Claudia Klimt-Weithaler: Nach der Wahl kommt neues Kürzungspaket

In einer Sondersitzung beschloss der Steiermärkische Landtag heute seine Auflösung. Damit wird der Weg für die vorzeitige Neuwahl am 31. Mai freigemacht. SPÖ und ÖVP brechen diese Wahl vom Zaun, weil sie fürchten, ihr Budget könne schon vor dem Sommer platzen. Das sagte KPÖ-Klubobfrau Claudia Klimt-Weithaler zur vorverlegten Landtagswahl in der Steiermark.

Die Fortsetzung der SPÖ-ÖVP-Koalition steht bereits fest. Daran haben die Spitzenkandidaten Voves und Schützenhöfer keinen Zweifel gelassen. Auch soll der Landtag – trotz seiner Auflösung – die Arbeit bis zur Wahl fortsetzen. Unter diesen Umständen erscheint die überstürzte Flucht in eine Neuwahl äußerst dubios.

Der Verdacht liegt nahe, dass SPÖ und ÖVP die vielen Baustellen jetzt über den Kopf wachsen und sich beide Parteien ein besseres Ergebnis ausrechnen, solange sie den Steirerinnen und Steirern verheimlichen können, was wirklich auf sie zukommt:
• Zwei Glücksspiellizenzen werden auf 12 Jahre erteilt.
• Die von LR Drexler angekündigte Lösung der Pflegemisere wird auf die nächste Periode verschoben.
• Die von LH Voves angekündigte „Spitalsreform“ wird auf die nächste Periode verschoben, bevor die Bevölkerung erfahren durfte, was konkret geplant ist.
• Als größter Wurf wurde das Landesbudget 2015 gefeiert. Es gibt massive Zweifel, dass dieses Budget halten wird –damit wäre das zentrale Wahlversprechen der selbst ernannten „Reformpartner“ gebrochen.

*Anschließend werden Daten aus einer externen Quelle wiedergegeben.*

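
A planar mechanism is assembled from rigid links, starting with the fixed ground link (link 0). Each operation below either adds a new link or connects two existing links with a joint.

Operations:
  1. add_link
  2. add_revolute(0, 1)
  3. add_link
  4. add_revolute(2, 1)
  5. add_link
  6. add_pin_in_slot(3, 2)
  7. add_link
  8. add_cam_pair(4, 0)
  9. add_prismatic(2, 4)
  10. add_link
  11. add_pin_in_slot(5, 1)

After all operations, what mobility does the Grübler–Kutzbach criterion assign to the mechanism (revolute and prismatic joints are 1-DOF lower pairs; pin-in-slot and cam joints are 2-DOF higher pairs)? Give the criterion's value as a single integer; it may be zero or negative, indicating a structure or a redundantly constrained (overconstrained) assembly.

L=1 J1=0 J2=0
add link → L=2 J1=0 J2=0
R@0,1 dof=1 J1 → L=2 J1=1 J2=0
add link → L=3 J1=1 J2=0
R@2,1 dof=1 J1 → L=3 J1=2 J2=0
add link → L=4 J1=2 J2=0
PS@3,2 dof=2 J2 → L=4 J1=2 J2=1
add link → L=5 J1=2 J2=1
C@4,0 dof=2 J2 → L=5 J1=2 J2=2
P@2,4 dof=1 J1 → L=5 J1=3 J2=2
add link → L=6 J1=3 J2=2
PS@5,1 dof=2 J2 → L=6 J1=3 J2=3
M=3(L−1)−2J1−J2=3·5−2·3−3=6

M = 6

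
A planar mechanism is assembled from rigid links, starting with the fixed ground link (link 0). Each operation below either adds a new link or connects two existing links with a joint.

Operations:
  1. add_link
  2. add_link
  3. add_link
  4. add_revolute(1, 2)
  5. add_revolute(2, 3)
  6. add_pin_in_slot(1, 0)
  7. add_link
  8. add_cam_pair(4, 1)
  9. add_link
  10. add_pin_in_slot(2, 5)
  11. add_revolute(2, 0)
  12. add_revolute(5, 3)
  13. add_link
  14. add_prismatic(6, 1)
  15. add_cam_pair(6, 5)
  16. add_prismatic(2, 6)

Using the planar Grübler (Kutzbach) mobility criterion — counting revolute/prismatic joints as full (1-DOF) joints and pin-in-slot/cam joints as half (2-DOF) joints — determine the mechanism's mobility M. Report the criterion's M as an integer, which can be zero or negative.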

LH-Stv. Schützenhöfer erklärte bei seiner Pressekonferenz am 5. März, in der er die vorgezogene Wahl angekündigt hat, warum schon vor dem Sommer gewählt werden soll: „Damit wir kein teures Budgetprovisorium brauchen.“ Beim Provisorium würde das aktuelle Budget fortgeschrieben werden – genau jenes Budget, über das SPÖ und ÖVP so gejubelt haben. Wer eins und eins zusammenzählen kann, weiß, was das bedeutet: Dieses Budget wird nicht halten, im Herbst kommt das nächste Kürzungspaket.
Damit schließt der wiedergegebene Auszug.